In the original patch I was just trying to be very sure there wasn't anything in the other source elements that could cause fp exceptions/overflow flags etc.

Could you please add full context to the patch, Craig?

lib/Target/X86/X86ISelLowering.cpp
16048

I suspect we also want to use this vector sequence for unsigned i64 conventions on 64-bit.

25279

I think the only possible side effect from the other source element being undef is raising "inexact". Do we care?

Thanks, Craig.

lib/Target/X86/X86ISelLowering.cpp
25279

Forget what I wrote. I was thinking of the INT-->FP case. For the FP-->INT case, why wouldn't we need to worry about raising spurious exceptions?
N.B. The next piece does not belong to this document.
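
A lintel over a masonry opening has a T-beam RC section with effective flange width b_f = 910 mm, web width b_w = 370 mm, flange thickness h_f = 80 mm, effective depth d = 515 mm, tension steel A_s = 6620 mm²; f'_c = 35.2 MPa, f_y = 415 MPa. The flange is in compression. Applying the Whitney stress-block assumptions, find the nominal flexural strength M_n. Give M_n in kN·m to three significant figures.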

Also, I'm probably missing something, but it looks like this code is expected to kick in for both 32-bit and 64-bit and both signed and unsigned FP-->i64. Is that intentional? For the 64-bit signed case, I would think we would prefer CVTTSx2SI.

Use zeros for other elements for fp->int to avoid spurious invalid exceptions. Since these sorts of scalar conversions are common there's a chance someone could notice the spurious exceptions and complain. We seem to have generated the same code in the test cases either way. Since we ultimatley had to load two i32s into an xmm register. We need use a movd/movss that 0 the upper bits anyway.

Also addeded an assert for !Subtarget.is64Bit() to the fp->int conversion. That code is in ReplaceNodeResults is a hook for the type legalizer to legalize the result type so we should only get there when i64 isn't legal.

craig.topper requested review of this revision.May 15 2018, 5:43 PM
DavidKreitzer accepted this revision.May 16 2018, 5:44 AM

Looks good, Craig. And thanks for the explanation on the 64-bit cases. I had forgotten about the VCVTTSx2USI & VCVTUSI2Sx instructions, which we appear to be generating already.

This revision is now accepted and ready to land.May 16 2018, 5:44 AM
RKSimon accepted this revision.May 16 2018, 7:32 AM

LGTM - thanks Craig!

This revision was automatically updated to reflect the committed changes.